X86_64 nat performance

Background:
I have a 250mbps connection but am only currently able to get about 100mbps via speedtest using my WD 750n running OpenWrt 15.05. I am assuming that NAT is my bottleneck (I have tried a few different servers and times of day, its pretty consistent). I am hesitant to upgrade the software on it because it might slow it down further, so I was experimenting with OpenWrt as a guest via KVM on a server. Its a Ivy Bridge dual socket server with 4 Intel GBE ports. I have hardware virtualization on and used PCIe redirection for two of the NIC ports.

Question:
I set up a stock build of 18.06, configured one of the ports to be WAN and the other LAN, when connected to a laptop I was getting ~55mbps down. I know there is some overhead in a VM, but with PCIe redirection, 8 CPU cores and plenty of RAM I expected better performance. I might try a test with it running on bare metal, but are there any ideas why I am seeing such poor performance?

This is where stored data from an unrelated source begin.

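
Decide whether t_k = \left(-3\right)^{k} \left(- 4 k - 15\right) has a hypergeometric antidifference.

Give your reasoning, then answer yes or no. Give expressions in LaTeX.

Yes. s_k = \left(-3\right)^{k} \left(k + 3\right).

The ratio is 3*(-4*k - 19)/(4*k + 15).
Factor: A=-3; B=1; C=k + 15/4.
Need (-3)·f(k+1) − (1)·f(k) = k + 15/4.
From deg A=0, deg B=0, deg C=1: d=1.
Coefficient equations give f(k) = -(k + 3)/4.
Certificate R = B(k−1)f/C = -(k + 3)/(4*k + 15) gives s_k = (-3)**k*(k + 3).
Check: Δs_k = (-3)**k*(-4*k - 15). ✓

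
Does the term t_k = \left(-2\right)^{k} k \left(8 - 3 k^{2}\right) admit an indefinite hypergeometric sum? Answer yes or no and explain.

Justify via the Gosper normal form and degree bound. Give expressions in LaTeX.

Yes. s_k = \left(-2\right)^{k} \left(k^{3} - 2 k^{2} - 2 k + 2\right).

Compute t_(k+1)/t_k: get -2*(k + 1)*(3*(k + 1)**2 - 8)/(k*(3*k**2 - 8)).
Gosper form: A/B · C(k+1)/C(k) with A=-2, B=1, C=k**3 - 8*k/3.
Set up (-2)·f(k+1) − (1)·f(k) − (k**3 - 8*k/3) = 0.
Bound: deg f ≤ 3.
Solving with deg f ≤ 3: f(k) = -(k**3 - 2*k**2 - 2*k + 2)/3.
Certificate R = B(k−1)f/C = -(k**3 - 2*k**2 - 2*k + 2)/(k*(3*k**2 - 8)) gives s_k = (-2)**k*(k**3 - 2*k**2 - 2*k + 2).
s_(k+1) − s_k = (-2)**k*k*(8 - 3*k**2) = t_k.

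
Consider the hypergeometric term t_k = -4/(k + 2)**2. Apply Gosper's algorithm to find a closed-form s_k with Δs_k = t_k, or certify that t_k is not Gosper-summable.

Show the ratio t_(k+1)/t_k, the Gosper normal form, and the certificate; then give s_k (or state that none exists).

The ratio is (k + 2)**2/(k + 3)**2.
A = k**2 + 4*k + 4, B = k**2 + 6*k + 9, C = 1.
Need (k**2 + 4*k + 4)·f(k+1) − (k**2 + 4*k + 4)·f(k) = 1.
d = 0 from the (2,2,0) case.
Put f(k) = c0: A·f(k+1) − B(k−1)·f(k) − C = -1; need -1 = 0 — inconsistent ⇒ no f, not summable.

no hypergeometric antidifference exists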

That seems very slow for an x86_64. A relatively low-powered "AMD Embedded G series GX-412TC, 1 GHz quad Jaguar core with 64 bit and AES-NI support, 32K data + 32K instruction cache per core, shared 2MB L2 cache" handles 300 mbps without breaking a sweat. An Archer C7 v2, 720 MHz MIPS, single core, can handle 300 mbps NAT (perhaps more, at least without fancy SQM).

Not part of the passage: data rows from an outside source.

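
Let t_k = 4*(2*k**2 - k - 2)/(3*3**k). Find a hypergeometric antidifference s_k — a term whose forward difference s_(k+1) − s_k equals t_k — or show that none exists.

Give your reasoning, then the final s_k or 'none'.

r(k) = (k - 2*(k + 1)**2 + 3)/(3*(-2*k**2 + k + 2)) after simplifying.
Normal form (A,B,C) = (1/3, 1, k**2 - k/2 - 1).
f must satisfy (1/3)·f(k+1) − (1)·f(k) = k**2 - k/2 - 1.
Bound: deg f ≤ 2.
Match coefficients ⇒ f(k) = -3*(4*k**2 + 2*k - 1)/8.
R(k) = B(k−1)·f(k)/C(k) = -3*(4*k**2 + 2*k - 1)/(4*(2*k**2 - k - 2)); s_k = R·t_k = (-4*k**2 - 2*k + 1)/3**k.
Δs = 4*(2*k**2 - k - 2)/(3*3**k), as required.

s_k = (-4*k**2 - 2*k + 1)/3**k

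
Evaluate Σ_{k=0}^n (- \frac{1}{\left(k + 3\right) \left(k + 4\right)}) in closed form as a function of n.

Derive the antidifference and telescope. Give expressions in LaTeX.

S(n) = \frac{- n - 1}{3 \left(n + 4\right)}

Step 1: r(k) = (k + 3)/(k + 5).
Take A(k)=k + 3, B(k)=k + 5, C(k)=1.
Key eq: (k + 3)·f(k+1) = (k + 4)·f(k) + (1).
From deg A=1, deg B=1, deg C=0: d=1.
Coefficient equations give f(k) = k/3.
Then R = B(k−1)f/C = k*(k + 4)/3, so s_k = R(k)·t_k = -k/(3*k + 9).
Verify: -1/(k**2 + 7*k + 12) matches t_k.
Evaluate: s_(n+1) = (-n - 1)/(3*(n + 4)); subtract s_(0) = 0 ⇒ S(n) = (-n - 1)/(3*(n + 4)).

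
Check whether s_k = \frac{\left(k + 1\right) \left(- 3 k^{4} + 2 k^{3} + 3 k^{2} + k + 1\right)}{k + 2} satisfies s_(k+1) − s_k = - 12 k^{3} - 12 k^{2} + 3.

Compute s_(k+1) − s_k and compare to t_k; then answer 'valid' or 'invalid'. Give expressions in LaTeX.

s_(k+1) = (-3*k**5 - 16*k**4 - 29*k**3 - 17*k**2 + 6*k + 8)/(k + 3)
s_(k+1) − s_k = (-12*k**5 - 63*k**4 - 94*k**3 - 42*k**2 + 13*k + 13)/(k**2 + 5*k + 6)
(s_(k+1) − s_k) − t_k = (9*k**4 + 38*k**3 + 27*k**2 - 2*k - 5)/(k**2 + 5*k + 6)

Invalid: residual \frac{9 k^{4} + 38 k^{3} + 27 k^{2} - 2 k - 5}{k^{2} + 5 k + 6} ≠ 0.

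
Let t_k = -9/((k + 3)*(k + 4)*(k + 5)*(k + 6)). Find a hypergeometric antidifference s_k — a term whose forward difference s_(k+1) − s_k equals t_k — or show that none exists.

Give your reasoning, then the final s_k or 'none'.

s_k = k*(-k**2 - 12*k - 47)/(20*(k + 3)*(k + 4)*(k + 5))

Step 1: r(k) = (k + 3)/(k + 7).
A = k + 3, B = k + 7, C = 1.
Key eq: (k + 3)·f(k+1) = (k + 6)·f(k) + (1).
From deg A=1, deg B=1, deg C=0: d=3.
Match coefficients ⇒ f(k) = k*(k**2 + 12*k + 47)/180.
R(k) = B(k−1)·f(k)/C(k) = k*(k + 6)*(k**2 + 12*k + 47)/180; s_k = R·t_k = k*(-k**2 - 12*k - 47)/(20*(k + 3)*(k + 4)*(k + 5)).
s_(k+1) − s_k = -9/(k**4 + 18*k**3 + 119*k**2 + 342*k + 360) = t_k.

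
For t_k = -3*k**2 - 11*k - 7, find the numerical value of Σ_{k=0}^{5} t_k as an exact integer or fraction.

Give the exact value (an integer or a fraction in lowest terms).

Ratio r(k) = (3*k**2 + 17*k + 21)/(3*k**2 + 11*k + 7).
Take A(k)=1, B(k)=1, C(k)=k**2 + 11*k/3 + 7/3.
Key eq: (1)·f(k+1) = (1)·f(k) + (k**2 + 11*k/3 + 7/3).
deg f ≤ 3 (via 0,0,2).
Match coefficients ⇒ f(k) = k*(k**2 + 4*k + 2)/3.
Get s_k = R·t_k = k*(-k**2 - 4*k - 2) with R(k) = B(k−1)f(k)/C(k) = k*(k**2 + 4*k + 2)/(3*k**2 + 11*k + 7).
s_(k+1) − s_k = -3*k**2 - 11*k - 7 = t_k.
Sum = s_(6) − s_(0); s_(6) = -372, s_(0) = 0 ⇒ -372.

Σ = -372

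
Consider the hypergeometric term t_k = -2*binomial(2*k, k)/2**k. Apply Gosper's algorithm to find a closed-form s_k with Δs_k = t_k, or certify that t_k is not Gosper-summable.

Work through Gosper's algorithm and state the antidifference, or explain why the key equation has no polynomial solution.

Ratio r(k) = (2*k + 1)/(k + 1).
Factor: A=2*k + 1; B=k + 1; C=1.
Set up (2*k + 1)·f(k+1) − (k)·f(k) − (1) = 0.
Bound: deg f ≤ -1.
d = -1 < 0 ⇒ no nonzero polynomial f; not summable.

not Gosper-summable; s_k does not exist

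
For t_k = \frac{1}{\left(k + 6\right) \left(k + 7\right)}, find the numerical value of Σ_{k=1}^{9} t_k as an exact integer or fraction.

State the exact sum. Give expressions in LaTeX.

Σ = 9/112

The ratio is (k + 6)/(k + 8).
Gosper form: A/B · C(k+1)/C(k) with A=k + 6, B=k + 8, C=1.
Set up (k + 6)·f(k+1) − (k + 7)·f(k) − (1) = 0.
Degrees (1,1,0) ⇒ d ≤ 1.
Solving with deg f ≤ 1: f(k) = k/6.
Then R = B(k−1)f/C = k*(k + 7)/6, so s_k = R(k)·t_k = k/(6*(k + 6)).
Δs = 1/(k**2 + 13*k + 42), as required.
Telescoping: Σ = s_(10) − s_(1) = 5/48 − (1/42) = 9/112.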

Do you have irqbalance running? Are there any hints in top or equivalent as to where resources are running thin?

Thanks for the sanity check, it looks like it was a misbehaving USB NIC. I retested with a desktop using a motherboard NIC and was seeing ~280mbps. I'm pretty psyched, I can use extra ports on an already running server to get much better internet performance. I wasn't sure OpenWRT as a KVM client was going to work well, but now that I figured out my issue it seems great.

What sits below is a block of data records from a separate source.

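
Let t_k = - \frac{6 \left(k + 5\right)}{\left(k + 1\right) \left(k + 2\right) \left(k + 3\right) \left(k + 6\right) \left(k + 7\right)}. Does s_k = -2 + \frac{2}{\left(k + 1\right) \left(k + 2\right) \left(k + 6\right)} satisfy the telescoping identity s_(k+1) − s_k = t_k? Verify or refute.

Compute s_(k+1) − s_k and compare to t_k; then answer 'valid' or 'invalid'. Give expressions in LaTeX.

Valid: the claim telescopes to t_k.

s_(k+1) = -2 + 2/((k + 2)*(k + 3)*(k + 7))
s_(k+1) − s_k = 6*(-k - 5)/(k**5 + 19*k**4 + 131*k**3 + 401*k**2 + 540*k + 252)
(s_(k+1) − s_k) − t_k = 0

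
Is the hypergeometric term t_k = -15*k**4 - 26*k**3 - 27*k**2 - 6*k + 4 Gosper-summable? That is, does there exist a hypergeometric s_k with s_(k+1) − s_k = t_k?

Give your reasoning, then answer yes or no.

Yes. s_k = k*(-3*k**4 + k**3 - k**2 + 4*k + 3).

Step 1: r(k) = (15*k**4 + 86*k**3 + 195*k**2 + 198*k + 70)/(15*k**4 + 26*k**3 + 27*k**2 + 6*k - 4).
So A=1 and B=1, with C=k**4 + 26*k**3/15 + 9*k**2/5 + 2*k/5 - 4/15.
Set up (1)·f(k+1) − (1)·f(k) − (k**4 + 26*k**3/15 + 9*k**2/5 + 2*k/5 - 4/15) = 0.
deg f ≤ 5 (via 0,0,4).
Match coefficients ⇒ f(k) = k*(3*k**4 - k**3 + k**2 - 4*k - 3)/15.
R(k) = B(k−1)·f(k)/C(k) = k*(3*k**4 - k**3 + k**2 - 4*k - 3)/(15*k**4 + 26*k**3 + 27*k**2 + 6*k - 4); s_k = R·t_k = k*(-3*k**4 + k**3 - k**2 + 4*k + 3).
Δs = -15*k**4 - 26*k**3 - 27*k**2 - 6*k + 4, as required.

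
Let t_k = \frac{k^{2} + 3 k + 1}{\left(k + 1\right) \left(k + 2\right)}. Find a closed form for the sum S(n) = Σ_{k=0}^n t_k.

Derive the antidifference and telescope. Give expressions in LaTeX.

r(k) = (k + 1)*(3*k + (k + 1)**2 + 4)/((k + 3)*(k**2 + 3*k + 1)) after simplifying.
Gosper form: A/B · C(k+1)/C(k) with A=k + 1, B=k + 3, C=k**2 + 3*k + 1.
Set up (k + 1)·f(k+1) − (k + 2)·f(k) − (k**2 + 3*k + 1) = 0.
d = 2 from the (1,1,2) case.
Solving with deg f ≤ 2: f(k) = k**2.
Then R = B(k−1)f/C = k**2*(k + 2)/(k**2 + 3*k + 1), so s_k = R(k)·t_k = k**2/(k + 1).
Verify: (k**2 + 3*k + 1)/(k**2 + 3*k + 2) matches t_k.
Telescope: S(n) = s_(n+1) − s_(0) = (n**2 + 2*n + 1)/(n + 2) − (0) = (n**2 + 2*n + 1)/(n + 2).

S(n) = \frac{n^{2} + 2 n + 1}{n + 2}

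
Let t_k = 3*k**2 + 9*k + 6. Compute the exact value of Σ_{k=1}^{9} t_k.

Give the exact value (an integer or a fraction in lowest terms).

Σ = 1314

t_(k+1)/t_k = (k + 3)/(k + 1).
So A=1 and B=1, with C=k**2 + 3*k + 2.
Key eq: (1)·f(k+1) = (1)·f(k) + (k**2 + 3*k + 2).
d = 3 from the (0,0,2) case.
Solve for f: f(k) = k*(k + 1)*(k + 2)/3 (degree 3 ≤ 3).
Certificate R = B(k−1)f/C = k/3 gives s_k = k*(k**2 + 3*k + 2).
Δs = 3*k**2 + 9*k + 6, as required.
Sum = s_(10) − s_(1); s_(10) = 1320, s_(1) = 6 ⇒ 1314.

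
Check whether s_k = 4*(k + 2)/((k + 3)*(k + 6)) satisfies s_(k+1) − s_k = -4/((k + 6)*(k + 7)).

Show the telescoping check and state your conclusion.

Invalid: residual 8*(k + 5)/(k**4 + 20*k**3 + 145*k**2 + 450*k + 504) ≠ 0.

s_(k+1) = 4*(k + 3)/((k + 4)*(k + 7))
s_(k+1) − s_k = 4*(-k**2 - 5*k - 2)/(k**4 + 20*k**3 + 145*k**2 + 450*k + 504)
(s_(k+1) − s_k) − t_k = 8*(k + 5)/(k**4 + 20*k**3 + 145*k**2 + 450*k + 504)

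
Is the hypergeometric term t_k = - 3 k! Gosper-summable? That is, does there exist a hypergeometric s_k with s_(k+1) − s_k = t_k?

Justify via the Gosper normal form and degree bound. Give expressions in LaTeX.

No; the degree bound rules out any f.

Step 1: r(k) = k + 1.
Normal form (A,B,C) = (k + 1, 1, 1).
Set up (k + 1)·f(k+1) − (1)·f(k) − (1) = 0.
Degrees (1,0,0) ⇒ d ≤ -1.
deg f ≤ -1 is impossible — no certificate.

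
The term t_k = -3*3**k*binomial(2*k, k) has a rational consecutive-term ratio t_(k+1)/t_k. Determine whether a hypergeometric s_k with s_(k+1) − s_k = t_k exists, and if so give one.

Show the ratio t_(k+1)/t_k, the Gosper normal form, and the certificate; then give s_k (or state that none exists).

none — t_k is not Gosper-summable

The ratio is 6*(2*k + 1)/(k + 1).
Factor: A=12*k + 6; B=k + 1; C=1.
Solve (12*k + 6)·f(k+1) − (k)·f(k) = 1.
d = -1 from the (1,1,0) case.
Bound -1 < 0, so the key equation has no polynomial solution.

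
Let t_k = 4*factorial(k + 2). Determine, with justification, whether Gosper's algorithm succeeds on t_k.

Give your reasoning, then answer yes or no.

r(k) = k + 3 after simplifying.
So A=k + 3 and B=1, with C=1.
Solve (k + 3)·f(k+1) − (1)·f(k) = 1.
Degrees (1,0,0) ⇒ d ≤ -1.
deg f ≤ -1 is impossible — no certificate.

No — key equation has no polynomial f.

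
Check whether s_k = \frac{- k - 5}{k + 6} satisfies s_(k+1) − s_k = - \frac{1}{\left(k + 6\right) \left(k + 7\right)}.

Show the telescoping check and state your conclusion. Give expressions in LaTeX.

s_(k+1) = (-k - 6)/(k + 7)
s_(k+1) − s_k = -1/(k**2 + 13*k + 42)
(s_(k+1) − s_k) − t_k = 0

Valid: the claim telescopes to t_k.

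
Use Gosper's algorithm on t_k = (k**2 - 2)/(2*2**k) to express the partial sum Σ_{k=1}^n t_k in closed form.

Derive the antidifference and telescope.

t_(k+1)/t_k = ((k + 1)**2 - 2)/(2*(k**2 - 2)).
Normal form (A,B,C) = (1/2, 1, k**2 - 2).
Key eq: (1/2)·f(k+1) = (1)·f(k) + (k**2 - 2).
Degrees (0,0,2) ⇒ d ≤ 2.
Solve for f: f(k) = -2*(k + 1)**2 (degree 2 ≤ 2).
Get s_k = R·t_k = (-k**2 - 2*k - 1)/2**k with R(k) = B(k−1)f(k)/C(k) = -2*(k + 1)**2/(k**2 - 2).
Verify: (k**2 - 2)/(2*2**k) matches t_k.
Σ_(k=1)^n t_k = s_(n+1) − s_(1) = (2**(-n - 1)*(-n**2 - 4*n - 4)) − (-2), i.e. 2**(-n - 1)*(2**(n + 2) - n**2 - 4*n - 4).

S(n) = 2**(-n - 1)*(2**(n + 2) - n**2 - 4*n - 4)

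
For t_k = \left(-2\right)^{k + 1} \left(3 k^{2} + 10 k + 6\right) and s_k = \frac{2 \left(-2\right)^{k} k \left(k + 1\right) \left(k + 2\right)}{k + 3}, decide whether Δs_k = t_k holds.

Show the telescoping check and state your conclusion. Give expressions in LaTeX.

s_(k+1) = -(-2)**(k + 2)*(k + 1)*(k + 2)*(k + 3)/(k + 4)
s_(k+1) − s_k = 2*(-2)**k*(k + 1)*(k + 2)*(-k*(k + 4) - 2*(k + 3)**2)/((k + 3)*(k + 4))
(s_(k+1) − s_k) − t_k = (-2)**(k + 2)*(3*k**3 + 20*k**2 + 38*k + 18)/(k**2 + 7*k + 12)

Invalid: residual \frac{\left(-2\right)^{k + 2} \left(3 k^{3} + 20 k^{2} + 38 k + 18\right)}{k^{2} + 7 k + 12} ≠ 0.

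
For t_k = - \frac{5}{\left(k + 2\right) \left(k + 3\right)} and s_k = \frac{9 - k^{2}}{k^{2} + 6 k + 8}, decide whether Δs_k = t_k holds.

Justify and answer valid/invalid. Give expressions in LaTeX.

Invalid: residual \frac{- k^{2} + 5 k + 29}{k^{4} + 14 k^{3} + 71 k^{2} + 154 k + 120} ≠ 0.

s_(k+1) = (9 - (k + 1)**2)/(6*k + (k + 1)**2 + 14)
s_(k+1) − s_k = (-6*k**2 - 40*k - 71)/(k**4 + 14*k**3 + 71*k**2 + 154*k + 120)
(s_(k+1) − s_k) − t_k = (-k**2 + 5*k + 29)/(k**4 + 14*k**3 + 71*k**2 + 154*k + 120)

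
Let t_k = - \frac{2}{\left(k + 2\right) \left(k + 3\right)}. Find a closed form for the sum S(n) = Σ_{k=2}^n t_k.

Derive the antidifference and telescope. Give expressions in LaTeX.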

afaik irqbalance is rather counterproductive to routing workload, as it tends to shift interrupts concerning the same data (packets) onto different cpu's which causes cache misses.

Have you tested this at all? I do run irqbalance and didn't explicitly test before/after.

What @fuller mentions makes sense I know that your usually want to pin such threads to one specific core
I doubt you'll notice any difference at gigabit speeds however on x86.

I do think the irqbalance seems helpful to offload things like disk handling or wifi radio handling to separate cores when dealing with boxes that have multiple functions such as all-in-one routers and/or NAS function.

I see it as a hacky solution to something that the kernel should handle on its own but that's just me... :wink:

1 Like

Yeah, I agree with that, but until the kernel does a good job something is needed when you serve a lot of interrupts, and routers serve a lot of interrupts.

Irqbalance identifies the highest volume interrupt sources, and isolates them to a single unique cpu, so that load is spread as much as possible over an entire processor set, while minimizing cache miss rates for irq handlers.

:+1:

I knew I read about this for FreeBSD and here we go:


If anyone has a similar document for Linux please link it, IRQ pinning doesn't seem to do much on FreeBSD at least on a rather beefy x86 system.

ok, i guess they "fixed" it then :slight_smile:

i must admit its been some time since i touched it, but my impression is still that irqbalance was introduced to solve the problem of unpredictable runtime and irq-count with lots of userspace threads (hosting).
aka optimizing for dynamic workloads.